Regulators to take ‘deeper dive’ into bank culture

APRA and ASIC have vowed to take a hard line against poor culture in the financial services industry in an effort to weed out “pervasive conduct problems”.

In his opening speech at the ASIC Annual Forum in Sydney yesterday, ASIC chairman Greg Medcraft said culture was a key driver of conduct, and good conduct led to good outcomes for investors and consumers.

“Inevitably, it is the stories of poor culture and poor conduct in the financial industry which are splashed across the front page of the newspaper, which pop up in our newsfeeds, and which are the subjects of heated discussion on social media sites,” Mr Medcraft said.

“This is particularly so in recent times with financial advice, and now Bank Bill Swap Rate (BBSW) and life insurance on everybody’s minds.”

Mr Medcraft said ASIC was incorporating culture into its risk-based surveillance reviews. He noted the release of an ASIC report yesterday which outlined the findings of a review of conflicts management practices in vertically-integrated businesses in the funds management industry.

The report emphasises the role that remuneration and incentives play as a driver of the behaviour of firms.

“For example, conflicts can arise or be exacerbated where incentives reward high-risk, short-term business strategies,” Mr Medcraft said.

“From our review, we found that some firms take conflicts management seriously. We found some good practices such as separate boards for subsidiaries which may help to manage conflicts,” he said.

“However, we remain concerned that some policies may have been adopted without sufficient attention to genuinely addressing the underlying conflicts.”

“So what we are now doing is bringing the elements of culture together and considering whether they indicate a cultural problem.

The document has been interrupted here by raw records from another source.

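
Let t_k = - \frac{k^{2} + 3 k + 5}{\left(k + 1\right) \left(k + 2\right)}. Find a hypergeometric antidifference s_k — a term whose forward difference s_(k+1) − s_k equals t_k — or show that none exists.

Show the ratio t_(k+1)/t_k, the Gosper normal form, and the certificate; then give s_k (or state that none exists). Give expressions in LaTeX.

s_k = \frac{k \left(- k - 4\right)}{k + 1}

Step 1: r(k) = (k + 1)*(3*k + (k + 1)**2 + 8)/((k + 3)*(k**2 + 3*k + 5)).
A = k + 1, B = k + 3, C = k**2 + 3*k + 5.
Solve (k + 1)·f(k+1) − (k + 2)·f(k) = k**2 + 3*k + 5.
Bound: deg f ≤ 2.
A polynomial solution: f(k) = k*(k + 4).
So s_k = (B(k−1)f/C)·t_k = (k*(k + 2)*(k + 4)/(k**2 + 3*k + 5))·t_k = k*(-k - 4)/(k + 1).
s_(k+1) − s_k = (-k**2 - 3*k - 5)/(k**2 + 3*k + 2) = t_k.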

“Where we think there may be a problem, we will ask questions and do a ‘deeper dive’.”

Mr Medcraft said this helped the regulator to not only identify instances of misconduct, but also “broader, more pervasive conduct problems”.

“We want to uncover these problems early, and to disrupt and address them,” he said.

Mr Medcraft’s comments followed those made by APRA boss Wayne Byres during his appearance before the House of Representatives Standing Committee on Economics in Canberra on Friday.

Mr Byres said culture was an issue that APRA was “delving into across all of the industry sectors” that it supervised.

“Our interest in culture reflects our prudential mandate – a good culture helps protect against poor outcomes,” he said.

“Our work is primarily directed to detecting the potential for the financial institutions we supervise to be badly mismanaged, such that they put their own viability at risk.”

While Mr Byres conceded that APRA was not the lead regulator when it came to instances of consumers being unfairly treated, it was “very interested” in what those episodes reveal about the culture within financial institutions, and the extent to which incentives might be operating to encourage imprudent behaviour.

“A little over twelve months ago, we also instituted a new standard that, amongst other things, introduced an explicit requirement on boards to form a view about the risk culture of their institutions, assess whether it was consistent with their strategy and risk appetite, and – if they felt change was needed – ensure something was done about it,” he said.

“While we would observe that boards are giving more attention to issues of culture, I think it also fair to say that they are still grappling with how best to do this in a robust and systematic manner.”